Face à lui, une forteresse :  Dros Delnoch qui barre le seul passage à travers les montagnes. Dros Delnoch une citadelle et ses six murs externes qui suffisamment défendus sont infranchissables. Dros Delnoch la citadelle des contes de Bronze.  Seulement voilà, le comte de Bronze est mourant, le dirigeant actuel de Drenaï, Abalayn n’a laissé pour défendre la passe que 10.000 hommes, pour la plupart des paysans conscrits sans expérience du combat, sous le commandement de son neveu Orrin lui aussi inexpérimenté dans les matières militaires.

Alors que la horde Nadir se rapproche avec ses milliers de cavaliers, ses chamans pratiquants une magie démoniaque et les engins de siège qui ont été fabriqués par l’ingénieur d’Ulric, un homme arrive à Dros Delnoch. Un homme ? Non une légende vivante : Druss. Druss a atteint de statut en réalisant des exploits incroyables. Selon certains, il aurait tenu seul une passe face aux Vagrians, les repoussants à chaque assaut avant de les mettre en déroute.
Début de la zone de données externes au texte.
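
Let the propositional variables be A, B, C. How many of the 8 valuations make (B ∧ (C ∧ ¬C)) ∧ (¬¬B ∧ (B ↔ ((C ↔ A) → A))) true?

Initial set: {((B ∧ (C ∧ ¬C)) ∧ (¬¬B ∧ (B ↔ ((C ↔ A) → A))))}.
((B ∧ (C ∧ ¬C)) ∧ (¬¬B ∧ (B ↔ ((C ↔ A) → A)))): α-rule — add (B ∧ (C ∧ ¬C)), (¬¬B ∧ (B ↔ ((C ↔ A) → A))).
(B ∧ (C ∧ ¬C)): α-rule — add B, (C ∧ ¬C).
(¬¬B ∧ (B ↔ ((C ↔ A) → A))): α-rule — add ¬¬B, (B ↔ ((C ↔ A) → A)).
(C ∧ ¬C): α-rule — add C, ¬C.
× closes — contains both C and ¬C.
All 1 branch closes.
No open branches: the formula has 0 satisfying assignments.

0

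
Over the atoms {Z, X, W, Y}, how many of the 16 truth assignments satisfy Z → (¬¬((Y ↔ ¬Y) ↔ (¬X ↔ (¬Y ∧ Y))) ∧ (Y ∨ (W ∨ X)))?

Initial set: {T (Z → (¬¬((Y ↔ ¬Y) ↔ (¬X ↔ (¬Y ∧ Y))) ∧ (Y ∨ (W ∨ X))))}.
T (Z → (¬¬((Y ↔ ¬Y) ↔ (¬X ↔ (¬Y ∧ Y))) ∧ (Y ∨ (W ∨ X)))): β-rule — branch into F Z  //  T (¬¬((Y ↔ ¬Y) ↔ (¬X ↔ (¬Y ∧ Y))) ∧ (Y ∨ (W ∨ X))).
  branch 1 (add F Z):
    ○ open, literals {Z=0}.
  branch 2 (add T (¬¬((Y ↔ ¬Y) ↔ (¬X ↔ (¬Y ∧ Y))) ∧ (Y ∨ (W ∨ X)))):
    T (¬¬((Y ↔ ¬Y) ↔ (¬X ↔ (¬Y ∧ Y))) ∧ (Y ∨ (W ∨ X))): α-rule — add T ¬¬((Y ↔ ¬Y) ↔ (¬X ↔ (¬Y ∧ Y))), T (Y ∨ (W ∨ X)).
    T ¬¬((Y ↔ ¬Y) ↔ (¬X ↔ (¬Y ∧ Y))): drop double negation, giving T ((Y ↔ ¬Y) ↔ (¬X ↔ (¬Y ∧ Y))).
    T (Y ∨ (W ∨ X)): β-rule — branch into T Y  //  T (W ∨ X).
      branch 2.1 (add T Y):
        T ((Y ↔ ¬Y) ↔ (¬X ↔ (¬Y ∧ Y))): β-rule — branch into T (Y ↔ ¬Y), T (¬X ↔ (¬Y ∧ Y))  //  F (Y ↔ ¬Y), F (¬X ↔ (¬Y ∧ Y)).
          branch 2.1.1 (add T (Y ↔ ¬Y), T (¬X ↔ (¬Y ∧ Y))):
            T (Y ↔ ¬Y): β-rule — branch into T Y, T ¬Y  //  F Y, F ¬Y.
              branch 2.1.1.1 (add T Y, T ¬Y):
                × closes — contains both Y and ¬Y.
              branch 2.1.1.2 (add F Y, F ¬Y):
                × closes — contains both Y and ¬Y.
          branch 2.1.2 (add F (Y ↔ ¬Y), F (¬X ↔ (¬Y ∧ Y))):
            F (Y ↔ ¬Y): β-rule — branch into T Y, F ¬Y  //  F Y, T ¬Y.
              branch 2.1.2.1 (add T Y, F ¬Y):
                F (¬X ↔ (¬Y ∧ Y)): β-rule — branch into T ¬X, F (¬Y ∧ Y)  //  F ¬X, T (¬Y ∧ Y).
                  branch 2.1.2.1.1 (add T ¬X, F (¬Y ∧ Y)):
                    F (¬Y ∧ Y): β-rule — branch into F ¬Y  //  F Y.
                      branch 2.1.2.1.1.1 (add F ¬Y):
                        ○ open, literals {X=0, Y=1}.
                      branch 2.1.2.1.1.2 (add F Y):
                        × closes — contains both Y and ¬Y.
                  branch 2.1.2.1.2 (add F ¬X, T (¬Y ∧ Y)):
                    T (¬Y ∧ Y): α-rule — add T ¬Y, T Y.
                    × closes — contains both Y and ¬Y.
              branch 2.1.2.2 (add F Y, T ¬Y):
                × closes — contains both Y and ¬Y.
      branch 2.2 (add T (W ∨ X)):
        T ((Y ↔ ¬Y) ↔ (¬X ↔ (¬Y ∧ Y))): β-rule — branch into T (Y ↔ ¬Y), T (¬X ↔ (¬Y ∧ Y))  //  F (Y ↔ ¬Y), F (¬X ↔ (¬Y ∧ Y)).
          branch 2.2.1 (add T (Y ↔ ¬Y), T (¬X ↔ (¬Y ∧ Y))):
            T (W ∨ X): β-rule — branch into T W  //  T X.
              branch 2.2.1.1 (add T W):
                T (Y ↔ ¬Y): β-rule — branch into T Y, T ¬Y  //  F Y, F ¬Y.
                  branch 2.2.1.1.1 (add T Y, T ¬Y):
                    × closes — contains both Y and ¬Y.
                  branch 2.2.1.1.2 (add F Y, F ¬Y):
                    × closes — contains both Y and ¬Y.
              branch 2.2.1.2 (add T X):
                T (Y ↔ ¬Y): β-rule — branch into T Y, T ¬Y  //  F Y, F ¬Y.
                  branch 2.2.1.2.1 (add T Y, T ¬Y):
                    × closes — contains both Y and ¬Y.
                  branch 2.2.1.2.2 (add F Y, F ¬Y):
                    × closes — contains both Y and ¬Y.
          branch 2.2.2 (add F (Y ↔ ¬Y), F (¬X ↔ (¬Y ∧ Y))):
            T (W ∨ X): β-rule — branch into T W  //  T X.
              branch 2.2.2.1 (add T W):
                F (Y ↔ ¬Y): β-rule — branch into T Y, F ¬Y  //  F Y, T ¬Y.
                  branch 2.2.2.1.1 (add T Y, F ¬Y):
                    F (¬X ↔ (¬Y ∧ Y)): β-rule — branch into T ¬X, F (¬Y ∧ Y)  //  F ¬X, T (¬Y ∧ Y).
                      branch 2.2.2.1.1.1 (add T ¬X, F (¬Y ∧ Y)):
                        F (¬Y ∧ Y): β-rule — branch into F ¬Y  //  F Y.
                          branch 2.2.2.1.1.1.1 (add F ¬Y):
                            ○ open, literals {W=1, X=0, Y=1}.
                          branch 2.2.2.1.1.1.2 (add F Y):
                            × closes — contains both Y and ¬Y.
                      branch 2.2.2.1.1.2 (add F ¬X, T (¬Y ∧ Y)):
                        T (¬Y ∧ Y): α-rule — add T ¬Y, T Y.
                        × closes — contains both Y and ¬Y.
                  branch 2.2.2.1.2 (add F Y, T ¬Y):
                    F (¬X ↔ (¬Y ∧ Y)): β-rule — branch into T ¬X, F (¬Y ∧ Y)  //  F ¬X, T (¬Y ∧ Y).
                      branch 2.2.2.1.2.1 (add T ¬X, F (¬Y ∧ Y)):
                        F (¬Y ∧ Y): β-rule — branch into F ¬Y  //  F Y.
                          branch 2.2.2.1.2.1.1 (add F ¬Y):
                            × closes — contains both Y and ¬Y.
                          branch 2.2.2.1.2.1.2 (add F Y):
                            ○ open, literals {W=1, X=0, Y=0}.
                      branch 2.2.2.1.2.2 (add F ¬X, T (¬Y ∧ Y)):
                        T (¬Y ∧ Y): α-rule — add T ¬Y, T Y.
                        × closes — contains both Y and ¬Y.
              branch 2.2.2.2 (add T X):
                F (Y ↔ ¬Y): β-rule — branch into T Y, F ¬Y  //  F Y, T ¬Y.
                  branch 2.2.2.2.1 (add T Y, F ¬Y):
                    F (¬X ↔ (¬Y ∧ Y)): β-rule — branch into T ¬X, F (¬Y ∧ Y)  //  F ¬X, T (¬Y ∧ Y).
                      branch 2.2.2.2.1.1 (add T ¬X, F (¬Y ∧ Y)):
                        × closes — contains both X and ¬X.
                      branch 2.2.2.2.1.2 (add F ¬X, T (¬Y ∧ Y)):
                        T (¬Y ∧ Y): α-rule — add T ¬Y, T Y.
                        × closes — contains both Y and ¬Y.
                  branch 2.2.2.2.2 (add F Y, T ¬Y):
                    F (¬X ↔ (¬Y ∧ Y)): β-rule — branch into T ¬X, F (¬Y ∧ Y)  //  F ¬X, T (¬Y ∧ Y).
                      branch 2.2.2.2.2.1 (add T ¬X, F (¬Y ∧ Y)):
                        × closes — contains both X and ¬X.
                      branch 2.2.2.2.2.2 (add F ¬X, T (¬Y ∧ Y)):
                        T (¬Y ∧ Y): α-rule — add T ¬Y, T Y.
                        × closes — contains both Y and ¬Y.
17 branches closed, 4 open.
Each open branch fixes some atoms; the unmentioned ones are free. Counting distinct full assignments: branch {Z=0} (X, W, Y) contributes 8 new; branch {X=0, Y=1} (Z, W) contributes 2 new; branch {W=1, X=0, Y=1} (Z) contributes 0 new; branch {W=1, X=0, Y=0} (Z) contributes 1 new. Total: 11.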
Bien sûr, il y a de l’exagération dans les récits mais il n’en reste pas moins que c’est un Guerrier exceptionnel, un géant qui équipé de sa redoutable hache à deux mains Snaga est véritablement mortel. Personne n’a réussi à le vaincre en combat singulier. De plus Druss n’est pas venu seul, il a réussi à convaincre Flécheur, le chef des brigands qui hantent les forêts de Drenaï ainsi que 600 de ses hommes de venir aider à la défense de Dros Delnoch.

Druss se met aussitôt au travail, il organise la défense et l’entraînement de la garnison afin de la préparer à l’attaque. Pendant ce temps, Virae, la fille du Comte de Bronze a été envoyée chercher l’aide des « trente » des moines-guerriers qui combattent pour défendre la Source de toute vie. Elle reviendra à temps, avec « les trente » et Regnak, un guerrier berserk qui lui a sauvé la vie, pour assister à l’arrivée des Nadir.

Lorsque les Nadir arrivent, Drus, les trente, Rek, les paysans et les hommes de la légion (une unité de cavalerie, seule troupe entraînée) se battent comme des lions ils repoussent assaut après assaut, mais sont bientôt forcés d’abandonner le premier mur beaucoup trop long à défendre, puis le second. Le désespoir commence à s’emparer des défenseurs. Drus a une soixantaine d’années, tous les soirs il a besoin de repos et de massages pour pouvoir récupérer de sa fatigue. Son organisme est usé et ne récupère plus aussi bien. Les archers de Flécheur ont promis de rester jusqu’au mur 3 avant de s’en aller. Les trente sont des guerriers redoutables qui communiquent par l’esprit, ils ont tué de nombreux Nadirs mais les premiers prêtres ont commencé à tomber. La horde Nadir est innombrable. Malgré la mort de milliers d’entre eux, il y en a toujours d’autres qui arrivent.


 

Pendant plusieurs années, j’avais arrêté de lire de la Fantasy, deux auteurs m’y ont ramené à l’époque : Glen Cook avec la Compagnie Noire et David Gemmell avec Legend.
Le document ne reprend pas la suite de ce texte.